This radar scheduling thing is dominated by a Knapsack Problem with a dash of Traveling Salesman to keep from wearing out hardware/looking dumb.
I think I have a workable solution to each of these now.
It took a little while to get the TSP portion to behave usefully. It's funny, because you'd think getting a "feasible" solution would be easier than an optimal one. But in terms of software it's much more difficult--you have to define "feasible".
The TSP-relevant tasks are the GEO satellite belt. These objects are spread out in a mostly-linear ~150deg azimuthal band that is somewhat clustered. You might have 5 objects within a degree of each other and then nothing for 3 degrees.
Inside these clumps, I don't care about the path much. But I definitely don't want to zip back and forth between clumps.
I can't limit to a set time since other jobs may intervene. I can't do it as a percentage since I don't know what percentage these jobs are at ay given time.

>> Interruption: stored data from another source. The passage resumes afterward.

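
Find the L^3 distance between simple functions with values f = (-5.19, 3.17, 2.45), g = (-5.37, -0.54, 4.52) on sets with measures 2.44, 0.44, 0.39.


Step 1: Compute differences f_i - g_i:
  -5.19 - -5.37 = 0.18
  3.17 - -0.54 = 3.71
  2.45 - 4.52 = -2.07
Step 2: Compute |diff|^3 * measure for each set:
  |0.18|^3 * 2.44 = 0.005832 * 2.44 = 0.01423
  |3.71|^3 * 0.44 = 51.064811 * 0.44 = 22.468517
  |-2.07|^3 * 0.39 = 8.869743 * 0.39 = 3.4592
Step 3: Sum = 25.941947
Step 4: ||f-g||_3 = (25.941947)^(1/3) = 2.96029


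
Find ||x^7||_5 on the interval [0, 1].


Step 1: ||f||_5 = (integral_0^1 |x^7|^5 dx)^(1/5)
     = (integral_0^1 x^35 dx)^(1/5)
Step 2: integral_0^1 x^35 dx = [x^36/(36)] from 0 to 1 = 1^36/36
     = 1/36 = 0.027778
Step 3: ||f||_5 = (0.027778)^(1/5) = 0.488359


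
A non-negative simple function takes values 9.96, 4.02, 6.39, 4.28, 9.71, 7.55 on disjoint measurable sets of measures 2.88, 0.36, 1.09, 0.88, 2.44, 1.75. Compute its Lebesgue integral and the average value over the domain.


Step 1: Integral = sum(value_i * measure_i)
= 9.96*2.88 + 4.02*0.36 + 6.39*1.09 + 4.28*0.88 + 9.71*2.44 + 7.55*1.75
= 28.6848 + 1.4472 + 6.9651 + 3.7664 + 23.6924 + 13.2125
= 77.7684
Step 2: Total measure of domain = 2.88 + 0.36 + 1.09 + 0.88 + 2.44 + 1.75 = 9.4
Step 3: Average value = 77.7684 / 9.4 = 8.273234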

What I ended up doing is basically defining the costs just like I described them above. We have "close' objects (within say 3 degrees) that all have the same cost. Then medium and and large distance.
For a problem with more time than jobs, I get a reasonable answer in 3s. With more jobs than time, I just set a 10s upper bound and still get a reasonable time.
I need to integrate this solution with the larger program to really check runtimes with a more realistic set of jobs. But I think I have enough understanding and knobs in place to make this work.